UNIVERSITÄT MOZARTEUM / DON GIOVANNI

17/06/14 So reich kann „armes Theater“ sein. So zeitlos gültig Mozarts „Don Giovanni“. Noch einmal inszenierte Eike Gramss im Großen Studio der Universität Mozarteum. Man kann nur hoffen, dass dieser stilbildende Regisseur Salzburg auch nach der Emeritierung nicht verloren geht.

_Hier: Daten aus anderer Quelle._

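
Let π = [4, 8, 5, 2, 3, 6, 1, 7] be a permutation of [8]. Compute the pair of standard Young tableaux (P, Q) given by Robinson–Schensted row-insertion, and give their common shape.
P = [1, 3, 6, 7] / [2, 5] / [4] / [8];  Q = [1, 2, 6, 8] / [3, 5] / [4] / [7];  common shape = (4, 2, 1, 1)

Row-insert the values π_1, π_2, … into P one at a time, bumping the leftmost entry strictly greater than the inserted value down to the next row. The recording tableau Q records, in position (i, j), the step at which that cell was added to P.
  Insert 4 (step 1): P = [4];  Q = [1]
  Insert 8 (step 2): P = [4, 8];  Q = [1, 2]
  Insert 5 (step 3): P = [4, 5] / [8];  Q = [1, 2] / [3]
  Insert 2 (step 4): P = [2, 5] / [4] / [8];  Q = [1, 2] / [3] / [4]
  Insert 3 (step 5): P = [2, 3] / [4, 5] / [8];  Q = [1, 2] / [3, 5] / [4]
  Insert 6 (step 6): P = [2, 3, 6] / [4, 5] / [8];  Q = [1, 2, 6] / [3, 5] / [4]
  Insert 1 (step 7): P = [1, 3, 6] / [2, 5] / [4] / [8];  Q = [1, 2, 6] / [3, 5] / [4] / [7]
  Insert 7 (step 8): P = [1, 3, 6, 7] / [2, 5] / [4] / [8];  Q = [1, 2, 6, 8] / [3, 5] / [4] / [7]
Final shape: (4, 2, 1, 1).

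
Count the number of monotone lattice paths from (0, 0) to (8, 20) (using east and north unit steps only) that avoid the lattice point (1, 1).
Number of paths = 1792505

Total paths from (0, 0) to (8, 20): C(28, 8) = 3108105. Paths through (1, 1): (paths (0, 0) → (1, 1)) × (paths (1, 1) → (8, 20)) = C(2, 1) · C(26, 7) = 2 · 657800 = 1315600. Avoidance count = 3108105 − 1315600 = 1792505.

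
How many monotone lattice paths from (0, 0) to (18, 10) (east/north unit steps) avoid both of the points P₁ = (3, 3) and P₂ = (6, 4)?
Number of paths = 7298910

Inclusion–exclusion. Total paths: C(28, 18) = 13123110. Through P₁: C(6, 3)·C(22, 15) = 3410880. Through P₂: C(10, 6)·C(18, 12) = 3898440. Since P₁ is strictly southwest of P₂, a monotone path through both must visit P₁ then P₂; paths through both = C(6, 3)·C(4, 3)·C(18, 12) = 1485120. Avoid both = 13123110 − 3410880 − 3898440 + 1485120 = 7298910.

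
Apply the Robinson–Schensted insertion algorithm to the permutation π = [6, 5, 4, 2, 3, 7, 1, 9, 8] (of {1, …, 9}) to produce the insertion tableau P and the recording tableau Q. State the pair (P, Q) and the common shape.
P = [1, 3, 7, 8] / [2, 9] / [4] / [5] / [6];  Q = [1, 5, 6, 8] / [2, 9] / [3] / [4] / [7];  common shape = (4, 2, 1, 1, 1)

Row-insert the values π_1, π_2, … into P one at a time, bumping the leftmost entry strictly greater than the inserted value down to the next row. The recording tableau Q records, in position (i, j), the step at which that cell was added to P.
  Insert 6 (step 1): P = [6];  Q = [1]
  Insert 5 (step 2): P = [5] / [6];  Q = [1] / [2]
  Insert 4 (step 3): P = [4] / [5] / [6];  Q = [1] / [2] / [3]
  Insert 2 (step 4): P = [2] / [4] / [5] / [6];  Q = [1] / [2] / [3] / [4]
  Insert 3 (step 5): P = [2, 3] / [4] / [5] / [6];  Q = [1, 5] / [2] / [3] / [4]
  Insert 7 (step 6): P = [2, 3, 7] / [4] / [5] / [6];  Q = [1, 5, 6] / [2] / [3] / [4]
  Insert 1 (step 7): P = [1, 3, 7] / [2] / [4] / [5] / [6];  Q = [1, 5, 6] / [2] / [3] / [4] / [7]
  Insert 9 (step 8): P = [1, 3, 7, 9] / [2] / [4] / [5] / [6];  Q = [1, 5, 6, 8] / [2] / [3] / [4] / [7]
  Insert 8 (step 9): P = [1, 3, 7, 8] / [2, 9] / [4] / [5] / [6];  Q = [1, 5, 6, 8] / [2, 9] / [3] / [4] / [7]
Final shape: (4, 2, 1, 1, 1).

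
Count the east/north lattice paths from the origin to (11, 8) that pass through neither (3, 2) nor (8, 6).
Number of paths = 28122

Inclusion–exclusion. Total paths: C(19, 11) = 75582. Through P₁: C(5, 3)·C(14, 8) = 30030. Through P₂: C(14, 8)·C(5, 3) = 30030. Since P₁ is strictly southwest of P₂, a monotone path through both must visit P₁ then P₂; paths through both = C(5, 3)·C(9, 5)·C(5, 3) = 12600. Avoid both = 75582 − 30030 − 30030 + 12600 = 28122.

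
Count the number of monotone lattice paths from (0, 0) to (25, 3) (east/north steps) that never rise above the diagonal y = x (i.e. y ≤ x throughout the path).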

Von Gottfried Franz Kasparek

Er ist ein Zauberer, der aus einfachen Mitteln großes Musiktheater macht. Es genügen ihm ein paar Vorhänge und atmosphärische Beleuchtung. Eike Gramss, der nun Abschied vom Mozarteum nimmt, sind unvergessliche Opernabende zu verdanken. „Don Giovanni“ wurde zu einer Aufführung von Festspielformat. Linda Hofmann und Mirjam Stängl gestalteten Bühne und Kostüme. Erstere besteht aus einer dunklen Wand mit einem hohen Tor, letztere kleiden die Personen unprätentiös und ohne Schnickschnack, nicht alt, nicht neu, schlicht und phantasievoll. Der Hauptvorhang wirkt wie eine archaische Mauer, entpuppt sich bei entsprechender Beleuchtung aber als eine Trophäenwand voll weiblicher Unterwäsche, und dies ohne jegliche Peinlichkeit.

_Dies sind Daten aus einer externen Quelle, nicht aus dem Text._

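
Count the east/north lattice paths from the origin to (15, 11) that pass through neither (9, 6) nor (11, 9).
Number of paths = 3645200

Inclusion–exclusion. Total paths: C(26, 15) = 7726160. Through P₁: C(15, 9)·C(11, 6) = 2312310. Through P₂: C(20, 11)·C(6, 4) = 2519400. Since P₁ is strictly southwest of P₂, a monotone path through both must visit P₁ then P₂; paths through both = C(15, 9)·C(5, 2)·C(6, 4) = 750750. Avoid both = 7726160 − 2312310 − 2519400 + 750750 = 3645200.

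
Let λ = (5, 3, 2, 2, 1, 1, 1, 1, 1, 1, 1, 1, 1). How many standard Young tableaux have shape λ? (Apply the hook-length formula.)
# SYT of shape (5, 3, 2, 2, 1, 1, 1, 1, 1, 1, 1, 1, 1) = 10003500

Hook-length formula: f^λ = n! / Π hook(c), product over all cells c of the Young diagram. For λ = (5, 3, 2, 2, 1, 1, 1, 1, 1, 1, 1, 1, 1), n = 21 boxes. Hook lengths by row (left-to-right, top-to-bottom): [17, 7, 4, 2, 1]; [14, 4, 1]; [12, 2]; [11, 1]; [9]; [8]; [7]; [6]; [5]; [4]; [3]; [2]; [1]. Product of hooks = 5107306659840. So f^λ = 21! / 5107306659840 = 51090942171709440000 / 5107306659840 = 10003500.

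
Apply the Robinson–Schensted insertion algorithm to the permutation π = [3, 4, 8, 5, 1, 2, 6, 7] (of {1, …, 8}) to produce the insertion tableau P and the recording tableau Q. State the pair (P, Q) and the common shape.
P = [1, 2, 5, 6, 7] / [3, 4] / [8];  Q = [1, 2, 3, 7, 8] / [4, 6] / [5];  common shape = (5, 2, 1)

Row-insert the values π_1, π_2, … into P one at a time, bumping the leftmost entry strictly greater than the inserted value down to the next row. The recording tableau Q records, in position (i, j), the step at which that cell was added to P.
  Insert 3 (step 1): P = [3];  Q = [1]
  Insert 4 (step 2): P = [3, 4];  Q = [1, 2]
  Insert 8 (step 3): P = [3, 4, 8];  Q = [1, 2, 3]
  Insert 5 (step 4): P = [3, 4, 5] / [8];  Q = [1, 2, 3] / [4]
  Insert 1 (step 5): P = [1, 4, 5] / [3] / [8];  Q = [1, 2, 3] / [4] / [5]
  Insert 2 (step 6): P = [1, 2, 5] / [3, 4] / [8];  Q = [1, 2, 3] / [4, 6] / [5]
  Insert 6 (step 7): P = [1, 2, 5, 6] / [3, 4] / [8];  Q = [1, 2, 3, 7] / [4, 6] / [5]
  Insert 7 (step 8): P = [1, 2, 5, 6, 7] / [3, 4] / [8];  Q = [1, 2, 3, 7, 8] / [4, 6] / [5]
Final shape: (5, 2, 1).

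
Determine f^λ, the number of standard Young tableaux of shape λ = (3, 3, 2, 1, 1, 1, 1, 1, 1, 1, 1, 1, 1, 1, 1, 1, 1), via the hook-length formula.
# SYT of shape (3, 3, 2, 1, 1, 1, 1, 1, 1, 1, 1, 1, 1, 1, 1, 1, 1) = 98175

Hook-length formula: f^λ = n! / Π hook(c), product over all cells c of the Young diagram. For λ = (3, 3, 2, 1, 1, 1, 1, 1, 1, 1, 1, 1, 1, 1, 1, 1, 1), n = 22 boxes. Hook lengths by row (left-to-right, top-to-bottom): [19, 4, 2]; [18, 3, 1]; [16, 1]; [14]; [13]; [12]; [11]; [10]; [9]; [8]; [7]; [6]; [5]; [4]; [3]; [2]; [1]. Product of hooks = 11448950626713600. So f^λ = 22! / 11448950626713600 = 1124000727777607680000 / 11448950626713600 = 98175.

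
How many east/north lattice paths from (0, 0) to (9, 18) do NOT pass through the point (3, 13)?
Number of paths = 4428105

Total paths from (0, 0) to (9, 18): C(27, 9) = 4686825. Paths through (3, 13): (paths (0, 0) → (3, 13)) × (paths (3, 13) → (9, 18)) = C(16, 3) · C(11, 6) = 560 · 462 = 258720. Avoidance count = 4686825 − 258720 = 4428105.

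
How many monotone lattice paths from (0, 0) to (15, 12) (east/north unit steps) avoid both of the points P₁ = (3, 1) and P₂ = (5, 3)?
Number of paths = 9019452

Inclusion–exclusion. Total paths: C(27, 15) = 17383860. Through P₁: C(4, 3)·C(23, 12) = 5408312. Through P₂: C(8, 5)·C(19, 10) = 5173168. Since P₁ is strictly southwest of P₂, a monotone path through both must visit P₁ then P₂; paths through both = C(4, 3)·C(4, 2)·C(19, 10) = 2217072. Avoid both = 17383860 − 5408312 − 5173168 + 2217072 = 9019452.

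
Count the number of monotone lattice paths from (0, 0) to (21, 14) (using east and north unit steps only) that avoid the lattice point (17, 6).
Number of paths = 2269990635

Total paths from (0, 0) to (21, 14): C(35, 21) = 2319959400. Paths through (17, 6): (paths (0, 0) → (17, 6)) × (paths (17, 6) → (21, 14)) = C(23, 17) · C(12, 4) = 100947 · 495 = 49968765. Avoidance count = 2319959400 − 49968765 = 2269990635.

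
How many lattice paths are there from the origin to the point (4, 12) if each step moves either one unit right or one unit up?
Number of paths = 1820

A monotone lattice path from (0, 0) to (4, 12) consists of 4 east steps and 12 north steps in some order, so it is determined by which 4 of the 16 steps are east. The count is C(16, 4) = 1820.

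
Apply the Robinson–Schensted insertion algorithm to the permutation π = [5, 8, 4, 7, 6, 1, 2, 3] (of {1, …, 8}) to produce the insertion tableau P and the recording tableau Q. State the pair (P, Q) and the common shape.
P = [1, 2, 3] / [4, 6] / [5, 7] / [8];  Q = [1, 2, 8] / [3, 4] / [5, 7] / [6];  common shape = (3, 2, 2, 1)

Row-insert the values π_1, π_2, … into P one at a time, bumping the leftmost entry strictly greater than the inserted value down to the next row. The recording tableau Q records, in position (i, j), the step at which that cell was added to P.
  Insert 5 (step 1): P = [5];  Q = [1]
  Insert 8 (step 2): P = [5, 8];  Q = [1, 2]
  Insert 4 (step 3): P = [4, 8] / [5];  Q = [1, 2] / [3]
  Insert 7 (step 4): P = [4, 7] / [5, 8];  Q = [1, 2] / [3, 4]
  Insert 6 (step 5): P = [4, 6] / [5, 7] / [8];  Q = [1, 2] / [3, 4] / [5]
  Insert 1 (step 6): P = [1, 6] / [4, 7] / [5] / [8];  Q = [1, 2] / [3, 4] / [5] / [6]
  Insert 2 (step 7): P = [1, 2] / [4, 6] / [5, 7] / [8];  Q = [1, 2] / [3, 4] / [5, 7] / [6]
  Insert 3 (step 8): P = [1, 2, 3] / [4, 6] / [5, 7] / [8];  Q = [1, 2, 8] / [3, 4] / [5, 7] / [6]
Final shape: (3, 2, 2, 1).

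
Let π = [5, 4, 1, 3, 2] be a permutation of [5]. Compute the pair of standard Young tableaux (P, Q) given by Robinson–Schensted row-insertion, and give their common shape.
P = [1, 2] / [3] / [4] / [5];  Q = [1, 4] / [2] / [3] / [5];  common shape = (2, 1, 1, 1)

Row-insert the values π_1, π_2, … into P one at a time, bumping the leftmost entry strictly greater than the inserted value down to the next row. The recording tableau Q records, in position (i, j), the step at which that cell was added to P.
  Insert 5 (step 1): P = [5];  Q = [1]
  Insert 4 (step 2): P = [4] / [5];  Q = [1] / [2]
  Insert 1 (step 3): P = [1] / [4] / [5];  Q = [1] / [2] / [3]
  Insert 3 (step 4): P = [1, 3] / [4] / [5];  Q = [1, 4] / [2] / [3]
  Insert 2 (step 5): P = [1, 2] / [3] / [4] / [5];  Q = [1, 4] / [2] / [3] / [5]
Final shape: (2, 1, 1, 1).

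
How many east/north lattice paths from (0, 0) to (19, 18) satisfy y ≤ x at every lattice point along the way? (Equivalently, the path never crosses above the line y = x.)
Number of paths = 1767263190

By the reflection principle (André's argument), the number of monotone paths to (19, 18) with n ≤ m that never go above y = x is C(37, 19) − C(37, 20) = 17672631900 − 15905368710 = 1767263190.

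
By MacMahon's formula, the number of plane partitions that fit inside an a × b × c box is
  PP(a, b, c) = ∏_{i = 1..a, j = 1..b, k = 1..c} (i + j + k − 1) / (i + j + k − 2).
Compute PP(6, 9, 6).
PP(6, 9, 6) = 6062460972064640

Evaluate the triple product over i = 1..6, j = 1..9, k = 1..6. The factors are (2/1) · (3/2) · (4/3) · (5/4) · (6/5) · (7/6) · (3/2) · (4/3) · … (324 factors total). The numerators and denominators telescope so the product is an integer; carrying out the multiplication exactly gives PP(6, 9, 6) = 6062460972064640.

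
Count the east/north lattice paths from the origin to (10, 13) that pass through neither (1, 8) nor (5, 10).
Number of paths = 965440

Inclusion–exclusion. Total paths: C(23, 10) = 1144066. Through P₁: C(9, 1)·C(14, 9) = 18018. Through P₂: C(15, 5)·C(8, 5) = 168168. Since P₁ is strictly southwest of P₂, a monotone path through both must visit P₁ then P₂; paths through both = C(9, 1)·C(6, 4)·C(8, 5) = 7560. Avoid both = 1144066 − 18018 − 168168 + 7560 = 965440.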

Eike Gramss hat ein packendes Nachtstück inszeniert und in die Tiefen der menschlichen Seele geblickt. Mit souveräner Personenführung wird die tragische Verklammerung der Figuren verdeutlicht, ohne komische Elemente auszusparen. Aggression und Faszination des sinnlichen Freibeuters beherrschen die Szene, ehe sich tatsächlich die Pforten der Hölle auftun und den reuelosen Helden schrankenloser Freiheit verschlingen. Die Teufel sind weiblich. Erst im Schlusssextett herrscht die gleißende Helle der Normalität.

Es gibt viele wundersame Details wie die nicht nur musikalisch mitspielende, leicht skurrile Bühnenmusik. Don Giovanni ist endlich wieder einmal kein Kandidat für den Herzinfarkt, sondern ein fescher junger Mann, der über alle Grenzen geht. Leporello ist ein Faun, der zeitweilig das Spiel leitet. Die Damen pendeln zwischen mehr oder weniger unterdrückter sexueller Lust und moralischer Gebärde. Don Ottavio im schwarzen Anzug mit Krawatte steht seriös daneben. Der Komtur ist schlicht ein Naturereignis, Masetto ein einfach gestrickter Junge mit „vis comica“. Schlüssiger, zwingender, bildkräftiger hat man „Don Giovanni“ lange nicht mehr erlebt.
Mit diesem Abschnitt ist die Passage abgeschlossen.